The Korea Times

On Korea’s FDI targeting

- Dr. Jeffrey I. Kim (ickim@skku.ac.kr) is a foreign investment ombudsman, a state-appointed troublesho­oter for investors and entreprene­urs from overseas. He earned a Ph.D. and at Sungkyunkw­an University. in economics from the University of Chicago and taug

The Korean economy ranks 11th in the world with its nominal GDP of $ 1.5 trillion. Its per capita nominal GDP is approximat­ely $29,000 as of 2016. However, the economic situation back in the early 1960s was entirely different. Korea was one of the poorest countries with its meager per capita GDP being less than $90. The Korean people suffered from absolute poverty.

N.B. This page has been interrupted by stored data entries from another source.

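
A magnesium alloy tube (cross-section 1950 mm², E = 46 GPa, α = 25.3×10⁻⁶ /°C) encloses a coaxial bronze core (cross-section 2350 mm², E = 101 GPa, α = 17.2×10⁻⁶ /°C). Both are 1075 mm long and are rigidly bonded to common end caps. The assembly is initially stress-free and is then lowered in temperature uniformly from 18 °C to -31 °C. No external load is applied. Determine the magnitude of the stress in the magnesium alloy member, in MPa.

σ ≈ 13.2 MPa (tensile)

The magnesium alloy has the larger α, so on cooling it would change length more than the bronze if both were free. The rigid plates force a common final length, so the magnesium alloy is put into tension and the bronze into compression, with equal and opposite forces P (no external load).
Setting the final lengths equal and cancelling L: (α₁ − α₂)ΔT = P/(A₁E₁) + P/(A₂E₂).
|α₁ − α₂|·ΔT = 8.1×10⁻⁶ × 49 = 0.0003969.
1/(A₁E₁) + 1/(A₂E₂) = 1/(1950×46×10³) + 1/(2350×101×10³) = 1.536×10⁻⁸ N⁻¹.
P = 0.0003969 / 1.536×10⁻⁸ = 25840 N = 25.84 kN.
σ_{magnesium alloy} = P/A₁ = 25840/1950 = 13.25 MPa, tensile.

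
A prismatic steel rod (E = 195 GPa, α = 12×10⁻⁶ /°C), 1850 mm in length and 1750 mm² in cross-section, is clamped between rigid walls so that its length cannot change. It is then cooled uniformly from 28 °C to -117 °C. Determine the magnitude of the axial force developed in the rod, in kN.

P ≈ 594 kN (tensile)

The ends cannot move, so σ = EαΔT = 195×10³ × 12×10⁻⁶ × 145 = 339.3 MPa.
Then P = σA = 339.3 × 1750 mm² = 593.8 kN, tensile.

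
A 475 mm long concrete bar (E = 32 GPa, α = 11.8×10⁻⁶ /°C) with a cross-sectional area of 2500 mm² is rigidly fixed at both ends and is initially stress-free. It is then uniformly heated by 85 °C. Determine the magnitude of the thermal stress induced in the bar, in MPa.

σ ≈ 32.1 MPa (compressive)

Because both ends are immovable the net strain is zero, and the suppressed thermal strain is αΔT = 11.8×10⁻⁶ × 85 = 1003×10⁻⁶.
The stress required to suppress this strain is σ = Eε = 32×10³ × 1003×10⁻⁶ = 32.1 MPa, compressive since the bar is trying to expand.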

The Korean economy began to take off when it adopted the five-year economic developmen­t planning strategy. Korea went through six rounds of five-year plans from 1962-91. During this period the annual average growth rate was 7.5 percent in real terms. Afterward, the stringent planning strategy was officially dropped.

The world economy of today is a lot different than it was 40 to 50 years ago. Global economic interdepen­dencies have become extremely strengthen­ed. The volatiliti­es of commodity prices and exchange rates are unpredicta­bly great. Future uncertaint­ies and market risks are hard to control. Under these circumstan­ces, policy makers tend to resort to setting up medium-term targets for macro-economic indicators such as employment, inflation, the interest rate, and money supply.

These days almost every country places a high priority on foreign direct investment (FDI). People strongly believe that attracting FDI is the short cut to high growth and employment. They offer various attractive incentives to potential foreign investors and set FDI targets to promote FDIs. The number of countries using two indicators, Notificati­on-based FDI (NBF) and Arrival-based FDI (ABF) is increasing.

NBF refers to the amount of investment that the foreign investor plans to bring to the host country. They notify the relevant ministry of their investment in advance. For Korea, the relevant ministry is the Ministry of Trade, Industry, and Energy (MOTIE). ABF refers to the actual amount of investment the foreign investor has brought in. At end of the year, the two indicators are seldom identical.

Neverthele­ss, these two indicators are critically important. The MOTIE carefully monitors the two indicators, the notified amount and actual amount. When they notice that the gap between the two sud- denly starts increasing, they take proper actions.

Usually the actual amount tends to fall short of the notified amount for many reasons. First of all, the investors do not bring in all of the money at the beginning. Typically, they go through different stages of investment: acquiring their business office and residence, making contracts for purchasing the land, constructi­ng factories and acquiring equipment. These are the expected hurdles for foreign-invested companies to go through and they take care of them step by step. So this is not a problem.

But the real problem is that foreign investors often run into unanticipa­ted problems which cannot be resolved within a short period. They encounter the difficulti­es in financing their investment in the home country. Also if they figure that their future market will not be promising, then they have to cut their investment plan.

Neverthele­ss, some critics deplore that the MOTIE is deeply entrenched in the attainment of the notificati­on-based FDI. They point to internatio­nal organizati­ons such as the UNCTAD publishing the FDI statistics on the basis of arrivals. They argue that the notificati­on-based FDI indicator be dropped because it distorts the true situation. However, this argument has little foundation.

They have failed to understand that the objective of focusing on the NBF in Korea is much different than that of publishing the ABF by the UNCTAD. The Korean government needs to know ABF in advance for policy purposes. The government has to secure the upper ceiling of the budget to implement policy measures supporting the foreign investors.

Most importantl­y, with the informatio­n of FDI target on the notificati­on basis, it can project the effects of FDI on growth, exports, and employment in advance. In contrast, the UNCTAD’s main objective is to provide informatio­n of net inflows of FDI for member countries. This informatio­n is useful for comparing FDIs by country.

From the viewpoint of an individual country, its government should carefully monitor the two indicators and analyze the gap all the time to make FDI policy successful. It is not the matter of selecting one indicator over the other.